Maria – Não Esqueça Que Eu Venho dos Trópicos (2017); Direção: Francisco C. Martins, Elisa Gomes; Roteiro: Marta Góes, Idê Lacreta, Francisco C. Martins; Elenco: Lucia Romano, Celso Frateschi; Duração: 81 minutos; Gênero: Documentário; Produção: Elisa Gomes; País: Brasil; Distribuição: Pandora Filmes; Estreia no Brasil: 16 de Novembro de 2017;
Maria Martins pode ser um nome conhecido para muitos, porém, seu trabalho é um do qual até hoje se pode considerar tabu, vistas as reações às exposições artísticas cuja percepção pública recentemente rechaçou em meio a um conservadorismo cego. Algo que persegue os artistas incansavelmente e que, na época em que Maria despontou no meio, ainda se tinha o empecilho, também duradouro, do sexismo, que não aceitava a visão feminina da sexualidade ou mesmo a própria sexualidade feminina. Elementos que perduram, ainda que de maneira mais velada, até o contemporâneo, onde Maria Martins por si só não é um nome que recebe a devida atenção.
Escultora, gravurista, pintora, desenhista e escritora, Maria Martins desbravou o mundo ao lado de seu marido, embaixador brasileiro estacionado por diferentes nações ao longo dos anos. É verdade que viveu na burguesia em grande parte de sua vida devido ao status de seu marido, o que não a impediu de fazer uma leitura adequada das naturalidades que provinham do nacional. Mesmo lá fora, em Washington, nos Estados Unidos, passava seu tempo olhando para dentro, para seu país de origem. Algo que rendeu na sua coleção de trabalhos as mais evocativas representações das figuras nacionais através da abundante natureza e de uma identidade cultural singular que permeia o Brasil.
Talvez aí falhe o documentário, porque enquanto Maria – Não Se Esqueça Que Eu Venho dos Trópicos faz o possível para empregar à figura central um retrato que não é inteiramente burguês, distante da marginalidade que também é característica nacional, o mesmo recaí sobre sua posição. Não há ginga o suficiente que os cineastas possuam para escapar de tal taxação, e inevitavelmente acaba ocorrendo um distanciamento. É um elitismo que acaba por afastar a arte do público em geral, infelizmente, e que se vê refletido aqui neste documentário. Falta aos realizadores decodificar a figura para que se atinja amplamente todos aqueles que devem lembrar do nome da artista.
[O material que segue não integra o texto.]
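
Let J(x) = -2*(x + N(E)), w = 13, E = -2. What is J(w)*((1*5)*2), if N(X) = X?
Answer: -220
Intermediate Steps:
J(x) = 4 - 2*x (J(x) = -2*(x - 2) = -2*(-2 + x) = 4 - 2*x)
J(w)*((1*5)*2) = (4 - 2*13)*((1*5)*2) = (4 - 26)*(5*2) = -22*10 = -220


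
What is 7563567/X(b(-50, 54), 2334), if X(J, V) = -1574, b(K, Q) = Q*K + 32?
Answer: -7563567/1574 ≈ -4805.3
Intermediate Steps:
b(K, Q) = 32 + K*Q (b(K, Q) = K*Q + 32 = 32 + K*Q)
7563567/X(b(-50, 54), 2334) = 7563567/(-1574) = 7563567*(-1/1574) = -7563567/1574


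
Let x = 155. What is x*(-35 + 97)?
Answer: 9610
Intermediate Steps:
x*(-35 + 97) = 155*(-35 + 97) = 155*62 = 9610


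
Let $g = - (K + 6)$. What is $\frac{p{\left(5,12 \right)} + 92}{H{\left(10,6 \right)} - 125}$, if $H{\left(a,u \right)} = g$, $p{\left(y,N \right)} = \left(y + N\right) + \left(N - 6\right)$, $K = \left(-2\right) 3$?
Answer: $- \frac{23}{25} \approx -0.92$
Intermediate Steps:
$K = -6$
$p{\left(y,N \right)} = -6 + y + 2 N$ ($p{\left(y,N \right)} = \left(N + y\right) + \left(-6 + N\right) = -6 + y + 2 N$)
$g = 0$ ($g = - (-6 + 6) = \left(-1\right) 0 = 0$)
$H{\left(a,u \right)} = 0$
$\frac{p{\left(5,12 \right)} + 92}{H{\left(10,6 \right)} - 125} = \frac{\left(-6 + 5 + 2 \cdot 12\right) + 92}{0 - 125} = \frac{\left(-6 + 5 + 24\right) + 92}{-125} = \left(23 + 92\right) \left(- \frac{1}{125}\right) = 115 \left(- \frac{1}{125}\right) = - \frac{23}{25}$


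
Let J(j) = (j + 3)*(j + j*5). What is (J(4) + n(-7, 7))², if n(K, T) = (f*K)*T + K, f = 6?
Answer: 17689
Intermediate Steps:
n(K, T) = K + 6*K*T (n(K, T) = (6*K)*T + K = 6*K*T + K = K + 6*K*T)
J(j) = 6*j*(3 + j) (J(j) = (3 + j)*(j + 5*j) = (3 + j)*(6*j) = 6*j*(3 + j))
(J(4) + n(-7, 7))² = (6*4*(3 + 4) - 7*(1 + 6*7))² = (6*4*7 - 7*(1 + 42))² = (168 - 7*43)² = (168 - 301)² = (-133)² = 17689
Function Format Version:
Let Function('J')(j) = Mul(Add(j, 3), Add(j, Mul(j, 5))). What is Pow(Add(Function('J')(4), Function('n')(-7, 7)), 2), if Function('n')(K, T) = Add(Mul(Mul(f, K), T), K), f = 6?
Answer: 17689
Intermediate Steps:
Function('n')(K, T) = Add(K, Mul(6, K, T)) (Function('n')(K, T) = Add(Mul(Mul(6, K), T), K) = Add(Mul(6, K, T), K) = Add(K, Mul(6, K, T)))
Function('J')(j) = Mul(6, j, Add(3, j)) (Function('J')(j) = Mul(Add(3, j), Add(j, Mul(5, j))) = Mul(Add(3, j), Mul(6, j)) = Mul(6, j, Add(3, j)))
Pow(Add(Function('J')(4), Function('n')(-7, 7)), 2) = Pow(Add(Mul(6, 4, Add(3, 4)), Mul(-7, Add(1, Mul(6, 7)))), 2) = Pow(Add(Mul(6, 4, 7), Mul(-7, Add(1, 42))), 2) = Pow(Add(168, Mul(-7, 43)), 2) = Pow(Add(168, -301), 2) = Pow(-133, 2) = 17689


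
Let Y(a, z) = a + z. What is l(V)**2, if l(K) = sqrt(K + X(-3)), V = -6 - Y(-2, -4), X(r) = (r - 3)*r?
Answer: 18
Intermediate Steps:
X(r) = r*(-3 + r) (X(r) = (-3 + r)*r = r*(-3 + r))
V = 0 (V = -6 - (-2 - 4) = -6 - 1*(-6) = -6 + 6 = 0)
l(K) = sqrt(18 + K) (l(K) = sqrt(K - 3*(-3 - 3)) = sqrt(K - 3*(-6)) = sqrt(K + 18) = sqrt(18 + K))
l(V)**2 = (sqrt(18 + 0))**2 = (sqrt(18))**2 = (3*sqrt(2))**2 = 18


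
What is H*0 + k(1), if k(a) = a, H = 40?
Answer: 1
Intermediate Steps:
H*0 + k(1) = 40*0 + 1 = 0 + 1 = 1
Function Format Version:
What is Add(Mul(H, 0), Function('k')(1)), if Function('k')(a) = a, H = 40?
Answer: 1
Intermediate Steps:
Add(Mul(H, 0), Function('k')(1)) = Add(Mul(40, 0), 1) = Add(0, 1) = 1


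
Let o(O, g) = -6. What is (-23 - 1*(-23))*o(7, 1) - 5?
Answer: -5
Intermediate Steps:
(-23 - 1*(-23))*o(7, 1) - 5 = (-23 - 1*(-23))*(-6) - 5 = (-23 + 23)*(-6) - 5 = 0*(-6) - 5 = 0 - 5 = -5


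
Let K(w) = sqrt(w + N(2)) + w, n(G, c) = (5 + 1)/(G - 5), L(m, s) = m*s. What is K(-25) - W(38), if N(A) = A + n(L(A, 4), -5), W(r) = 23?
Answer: -48 + I*sqrt(21) ≈ -48.0 + 4.5826*I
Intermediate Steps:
n(G, c) = 6/(-5 + G)
N(A) = A + 6/(-5 + 4*A) (N(A) = A + 6/(-5 + A*4) = A + 6/(-5 + 4*A))
K(w) = w + sqrt(4 + w) (K(w) = sqrt(w + (2 + 6/(-5 + 4*2))) + w = sqrt(w + (2 + 6/(-5 + 8))) + w = sqrt(w + (2 + 6/3)) + w = sqrt(w + (2 + 6*(1/3))) + w = sqrt(w + (2 + 2)) + w = sqrt(w + 4) + w = sqrt(4 + w) + w = w + sqrt(4 + w))
K(-25) - W(38) = (-25 + sqrt(4 - 25)) - 1*23 = (-25 + sqrt(-21)) - 23 = (-25 + I*sqrt(21)) - 23 = -48 + I*sqrt(21)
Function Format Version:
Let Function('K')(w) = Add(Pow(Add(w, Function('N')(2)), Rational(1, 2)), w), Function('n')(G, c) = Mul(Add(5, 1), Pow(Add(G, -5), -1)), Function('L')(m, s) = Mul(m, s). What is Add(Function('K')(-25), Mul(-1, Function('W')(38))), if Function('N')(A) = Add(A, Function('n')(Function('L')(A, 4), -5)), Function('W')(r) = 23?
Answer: Add(-48, Mul(I, Pow(21, Rational(1, 2)))) ≈ Add(-48.000, Mul(4.5826, I))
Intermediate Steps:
Function('n')(G, c) = Mul(6, Pow(Add(-5, G), -1))
Function('N')(A) = Add(A, Mul(6, Pow(Add(-5, Mul(4, A)), -1))) (Function('N')(A) = Add(A, Mul(6, Pow(Add(-5, Mul(A, 4)), -1))) = Add(A, Mul(6, Pow(Add(-5, Mul(4, A)), -1))))
Function('K')(w) = Add(w, Pow(Add(4, w), Rational(1, 2))) (Function('K')(w) = Add(Pow(Add(w, Add(2, Mul(6, Pow(Add(-5, Mul(4, 2)), -1)))), Rational(1, 2)), w) = Add(Pow(Add(w, Add(2, Mul(6, Pow(Add(-5, 8), -1)))), Rational(1, 2)), w) = Add(Pow(Add(w, Add(2, Mul(6, Pow(3, -1)))), Rational(1, 2)), w) = Add(Pow(Add(w, Add(2, Mul(6, Rational(1, 3)))), Rational(1, 2)), w) = Add(Pow(Add(w, Add(2, 2)), Rational(1, 2)), w) = Add(Pow(Add(w, 4), Rational(1, 2)), w) = Add(Pow(Add(4, w), Rational(1, 2)), w) = Add(w, Pow(Add(4, w), Rational(1, 2))))
Add(Function('K')(-25), Mul(-1, Function('W')(38))) = Add(Add(-25, Pow(Add(4, -25), Rational(1, 2))), Mul(-1, 23)) = Add(Add(-25, Pow(-21, Rational(1, 2))), -23) = Add(Add(-25, Mul(I, Pow(21, Rational(1, 2)))), -23) = Add(-48, Mul(I, Pow(21, Rational(1, 2))))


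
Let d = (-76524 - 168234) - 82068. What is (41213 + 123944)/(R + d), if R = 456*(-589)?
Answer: -165157/595410 ≈ -0.27738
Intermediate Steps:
R = -268584
d = -326826 (d = -244758 - 82068 = -326826)
(41213 + 123944)/(R + d) = (41213 + 123944)/(-268584 - 326826) = 165157/(-595410) = 165157*(-1/595410) = -165157/595410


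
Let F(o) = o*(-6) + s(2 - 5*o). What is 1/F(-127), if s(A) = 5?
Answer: 1/767 ≈ 0.0013038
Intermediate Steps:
F(o) = 5 - 6*o (F(o) = o*(-6) + 5 = -6*o + 5 = 5 - 6*o)
1/F(-127) = 1/(5 - 6*(-127)) = 1/(5 + 762) = 1/767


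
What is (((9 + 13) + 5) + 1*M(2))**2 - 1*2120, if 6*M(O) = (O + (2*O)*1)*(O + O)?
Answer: -1159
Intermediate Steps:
M(O) = O**2 (M(O) = ((O + (2*O)*1)*(O + O))/6 = ((O + 2*O)*(2*O))/6 = ((3*O)*(2*O))/6 = (6*O**2)/6 = O**2)
(((9 + 13) + 5) + 1*M(2))**2 - 1*2120 = (((9 + 13) + 5) + 1*2**2)**2 - 1*2120 = ((22 + 5) + 1*4)**2 - 2120 = (27 + 4)**2 - 2120 = 31**2 - 2120 = 961 - 2120 = -1159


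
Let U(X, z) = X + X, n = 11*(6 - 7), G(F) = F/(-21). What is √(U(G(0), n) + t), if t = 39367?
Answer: √39367 ≈ 198.41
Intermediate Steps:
G(F) = -F/21 (G(F) = F*(-1/21) = -F/21)
n = -11 (n = 11*(-1) = -11)
U(X, z) = 2*X
√(U(G(0), n) + t) = √(2*(-1/21*0) + 39367) = √(2*0 + 39367) = √(0 + 39367) = √39367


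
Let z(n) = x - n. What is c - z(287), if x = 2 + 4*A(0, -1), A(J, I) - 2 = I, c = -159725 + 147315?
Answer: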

Maria Martins é alguém que, assim como o que representam suas obras, precisa se alastrar por dentre as mentes e corpos, dos brasileiros e de toda e qualquer pessoa no mundo. Se grandes nomes caíram de amores por ela, como Marcel Duchamp, não foi à toa e, sim por tudo o que seu trabalho tem a capacidade de contemplar. O documentário consegue ao menos nos entregar essa plena noção do marco que é Maria Martins para a sexualidade e a representação disso na arte, que por sua vez reflete no observador um sentimento que é acolhedor, representativo. A voracidade que imprimiam as mãos da artista só é igualada, talvez, por alguém que se agarra à vida com todas suas forças.
Maria – Não Se Esqueça Que Eu Venho dos Trópicos é um trabalho de delicadeza tal que se mostra capaz de resgatar e desconstruir uma figura marco nacional e que, ainda assim, sequer chega a receber o reconhecimento que merece. Um nome que precisa ser difundido e que revolucionou e formou pilares da arte mundial. Uma história que precisa ser ouvida, pois a nacionalidade de Maria Martins faz do Brasil aquilo que sabemos ser capaz, uma potência artística e cultural de riqueza imensurável, que tem um lugar no mais alto nível e com seus próprios méritos.